Pensei: é aqui que vamos ficar. Preciso impressionar e ganhar a confiança do monarca. O problema era: o que fazer, uma vez que minha fala tranquila e gestos de polidez não produziam efeito algum? O velho andava pra lá e pra cá, com ar de fiscal tirando minha quietude. Eu me convencia: não tenho cara de passar a noite aqui. Envergonhado, peguei a viola para relaxar. O Marçal, fominha de música, não podia escutar um acorde vadio que já improvisava show. Nisso, chamou seu pai para apreciar minha apresentação. Pensei: é agora! Escolhi uma canção cheia de agudos e facetas vocais para impressionar.
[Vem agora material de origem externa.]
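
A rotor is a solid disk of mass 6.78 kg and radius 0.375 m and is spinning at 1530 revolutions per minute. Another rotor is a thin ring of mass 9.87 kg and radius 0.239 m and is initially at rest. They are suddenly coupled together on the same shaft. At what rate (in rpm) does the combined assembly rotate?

The coupling torques are internal; angular momentum about the shared axis is conserved.
Moments of inertia: I_A = ½(6.78)(0.375)² = 0.4767 kg·m²; I_B = (9.87)(0.239)² = 0.5638 kg·m².
Taking A's sense as positive: L = (0.4767)(1530) = 729.4 kg·m²·rpm.
Combined I = 0.4767 + 0.5638 = 1.041 kg·m².
ω_f = L / I = 729.4 / 1.041 = 701.0 rpm.

|ω_f| ≈ 701 rpm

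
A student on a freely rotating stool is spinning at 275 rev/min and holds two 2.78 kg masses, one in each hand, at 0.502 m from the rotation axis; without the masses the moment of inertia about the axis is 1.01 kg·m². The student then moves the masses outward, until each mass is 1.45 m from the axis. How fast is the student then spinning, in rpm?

ω₂ ≈ 52.2 rpm

No external torque acts about the spin axis, so angular momentum is conserved.
I₁ = 1.01 + 2(2.78)(0.502)² = 2.411 kg·m²; I₂ = 1.01 + 2(2.78)(1.45)² = 12.70 kg·m².
ω₂ = I₁ω₁ / I₂ = (2.411)(275 rpm) / (12.70) = 52.21 rpm.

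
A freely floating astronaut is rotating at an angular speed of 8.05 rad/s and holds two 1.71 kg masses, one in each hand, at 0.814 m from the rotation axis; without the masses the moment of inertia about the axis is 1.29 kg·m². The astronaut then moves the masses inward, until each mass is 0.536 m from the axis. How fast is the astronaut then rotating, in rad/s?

Angular momentum about the spin axis is conserved since the torque about it is zero.
I₁ = 1.29 + 2(1.71)(0.814)² = 3.556 kg·m²; I₂ = 1.29 + 2(1.71)(0.536)² = 2.273 kg·m².
ω₂ = I₁ω₁ / I₂ = (3.556)(8.05 rad/s) / (2.273) = 12.60 rad/s.

ω₂ ≈ 12.6 rad/s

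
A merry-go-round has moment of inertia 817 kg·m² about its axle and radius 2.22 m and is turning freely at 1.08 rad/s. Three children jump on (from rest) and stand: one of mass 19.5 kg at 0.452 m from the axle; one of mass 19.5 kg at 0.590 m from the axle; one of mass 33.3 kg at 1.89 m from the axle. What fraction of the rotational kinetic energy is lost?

fraction ≈ 0.137

The added mass arrives with no angular momentum about the axle, and any external torque about the axle is negligible, so the system's angular momentum is conserved.
Added inertia Σmr² = (19.5)(0.452)² + (19.5)(0.590)² + (33.3)(1.89)² = 129.7 kg·m²; I_f = 817.0 + 129.7 = 946.7 kg·m².
ω_f = I_p ω_i / I_f = (817.0)(1.08) / 946.7 = 0.9320 rad/s.
KE_i = ½(817.0)(1.080 rad/s)² = 476.5 J; KE_f = ½(946.7)(0.9320)² = 411.2 J.
Fraction lost = 0.1370.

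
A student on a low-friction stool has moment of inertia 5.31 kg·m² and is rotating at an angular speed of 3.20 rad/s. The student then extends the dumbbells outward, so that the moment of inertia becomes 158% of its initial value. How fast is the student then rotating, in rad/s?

With no external torque about the axis, L is conserved: I₁ω₁ = I₂ω₂.
I₂ = 1.58 × 5.31 = 8.390 kg·m².
ω₂ = I₁ω₁ / I₂ = (5.310)(3.20 rad/s) / (8.390) = 2.025 rad/s.

ω₂ ≈ 2.03 rad/s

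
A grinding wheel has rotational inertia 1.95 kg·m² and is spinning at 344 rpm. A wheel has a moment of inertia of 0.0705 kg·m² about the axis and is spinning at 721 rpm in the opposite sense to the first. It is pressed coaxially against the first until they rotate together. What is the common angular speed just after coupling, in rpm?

No external torque acts about the common axis, so total angular momentum is conserved.
Taking A's sense as positive: L = (1.950)(344) − (0.07050)(721) = 620.0 kg·m²·rpm.
Combined I = 1.950 + 0.07050 = 2.020 kg·m².
ω_f = L / I = 620.0 / 2.020 = 306.8 rpm.

|ω_f| ≈ 307 rpm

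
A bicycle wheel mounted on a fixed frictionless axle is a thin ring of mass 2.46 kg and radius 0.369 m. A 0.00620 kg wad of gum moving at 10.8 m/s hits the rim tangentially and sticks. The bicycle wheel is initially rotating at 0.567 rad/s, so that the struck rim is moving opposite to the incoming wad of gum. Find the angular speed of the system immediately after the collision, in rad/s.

|ω_f| ≈ 0.492 rad/s

The axle reaction passes through the axle and exerts no torque about it; angular momentum about the axle is conserved through the impact.
I_p = (2.46)(0.369)² = 0.3350 kg·m². Taking the sense of the wad of gum's angular momentum as positive, L_{wad} = m v R = (0.00620)(10.8)(0.369) = 0.02471 kg·m²/s.
L_i = −I_p ω_p + m v R = −(0.3350)(0.567) + 0.02471 = -0.1652 kg·m²/s.
After sticking, I_f = I_p + m R² = 0.3350 + (0.00620)(0.369)² = 0.3358 kg·m².
ω_f = L_i / I_f = -0.1652 / 0.3358 = -0.4920 rad/s.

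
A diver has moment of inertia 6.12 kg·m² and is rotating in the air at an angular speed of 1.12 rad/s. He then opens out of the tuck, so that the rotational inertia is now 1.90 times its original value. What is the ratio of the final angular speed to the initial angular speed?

With no external torque about the axis, L is conserved: I₁ω₁ = I₂ω₂.
I₂ = 1.90 × 6.12 = 11.63 kg·m².
ω₂/ω₁ = I₁/I₂ = 6.120 / 11.63 = 0.5263.

ω₂/ω₁ ≈ 0.526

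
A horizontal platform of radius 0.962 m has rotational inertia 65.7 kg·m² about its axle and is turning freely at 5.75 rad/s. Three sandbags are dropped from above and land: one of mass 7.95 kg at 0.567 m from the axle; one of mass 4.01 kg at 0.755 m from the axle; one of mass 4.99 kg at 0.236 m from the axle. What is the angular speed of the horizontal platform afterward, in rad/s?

ω_f ≈ 5.33 rad/s

No external torque acts about the axle; L_before = L_after.
Added inertia Σmr² = (7.95)(0.567)² + (4.01)(0.755)² + (4.99)(0.236)² = 5.120 kg·m²; I_f = 65.70 + 5.120 = 70.82 kg·m².
ω_f = I_p ω_i / I_f = (65.70)(5.75) / 70.82 = 5.334 rad/s.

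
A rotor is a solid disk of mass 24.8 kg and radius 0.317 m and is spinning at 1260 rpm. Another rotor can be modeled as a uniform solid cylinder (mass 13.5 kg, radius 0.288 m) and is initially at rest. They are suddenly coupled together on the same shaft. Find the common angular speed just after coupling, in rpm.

|ω_f| ≈ 869 rpm

The coupling torques are internal; angular momentum about the shared axis is conserved.
Moments of inertia: I_A = ½(24.8)(0.317)² = 1.246 kg·m²; I_B = ½(13.5)(0.288)² = 0.5599 kg·m².
Taking A's sense as positive: L = (1.246)(1260) = 1570 kg·m²·rpm.
Combined I = 1.246 + 0.5599 = 1.806 kg·m².
ω_f = L / I = 1570 / 1.806 = 869.4 rpm.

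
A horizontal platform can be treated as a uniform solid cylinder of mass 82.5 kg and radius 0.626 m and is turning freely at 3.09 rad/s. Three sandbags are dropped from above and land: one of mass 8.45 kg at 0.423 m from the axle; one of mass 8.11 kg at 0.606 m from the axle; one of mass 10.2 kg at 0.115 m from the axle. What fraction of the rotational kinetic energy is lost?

No external torque acts about the axle; L_before = L_after.
I_p = ½(82.5)(0.626)² = 16.16 kg·m².
Added inertia Σmr² = (8.45)(0.423)² + (8.11)(0.606)² + (10.2)(0.115)² = 4.625 kg·m²; I_f = 16.16 + 4.625 = 20.79 kg·m².
ω_f = I_p ω_i / I_f = (16.16)(3.09) / 20.79 = 2.403 rad/s.
KE_i = ½(16.16)(3.090 rad/s)² = 77.17 J; KE_f = ½(20.79)(2.403)² = 60.00 J.
Fraction lost = 0.2225.

fraction ≈ 0.222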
Se o moço gostar, quem vira rei nesse pedaço sou eu. O velho chamou todo o mundo, até sua esposa que se ocupava dos afazeres domésticos com certa devoção. Parecia um tribunal. Inspirei, respirei e comecei a cantar. A melodia, linda, bailava com as notas altas e longas que saiam de minha garganta acuada. O silêncio emocionado pairava no ar. Aquela figura que, de certa forma, era uma ameaça ao meu pernoite me Ipatinga se curvava lentamente em minha direção. A expressão dele se encolhia, à medida que a música crescia. Parecia ver algo divino em mim. A admiração era notória! Eu vibrava por dentro, já imaginando a premiação. Já sentia o calor dos aplausos. Era como se estendessem um tapete vermelho nos meus ouvidos para o desfile da frase: “seja bem-vindo: a casa é sua!”.
A música acabou. O velho se curvou para meu pescoço e fitou minha garganta como um arqueólogo diante da ossada de Jesus e disse, interrompendo o silêncio infernal que corrói qualquer avaliado: “ÔH, GUELA BOA PRA UMA FACA”.


Gacê
Revisão: Sônia Oliveira

quarta-feira, 20 de julho de 2011

PENO CALADO



Engraçado! Considero-me um pensador. Minha cabeça tem mil coisas: idéias, planos e conceitos, na maioria das vezes, comprometem minha estada nessa sociedade convenientemente implantada. Eu penso sobre o amor e o que ele é. Sim, tenho teorias interessantes. Ainda tem sexualidade, relacionamentos, Deus, sonhos, poder, matar, dominar, bem e mal, e por aí vai. Acreditem: minhas idéias a respeito desses assuntos me condenam. Eu seria apedrejado, linchado, preso, abandonado e ridicularizado se viessem à tona. Bom, não sejamos tão exagerados, tem uma parcela de seres que se deleitariam com tais novidades.
Pretensioso? Não sei. Não é essa a questão aqui. O fato é que sou um preguiçoso e sofro com a impotência das mãos que não buscam o registro. Peno, diariamente, como se estivesse numa matinê, ocupando uma das centenas de poltronas na minha cabeça, diante do telão, vendo um filme de idéias passarem. Só passarem. Sou um preguiço e o engraçado é que lendo o blog de uma mocinha, tomei uma surra. Uma surra de atitude. Ela não fala coisa com coisa, mas pelo menos fala.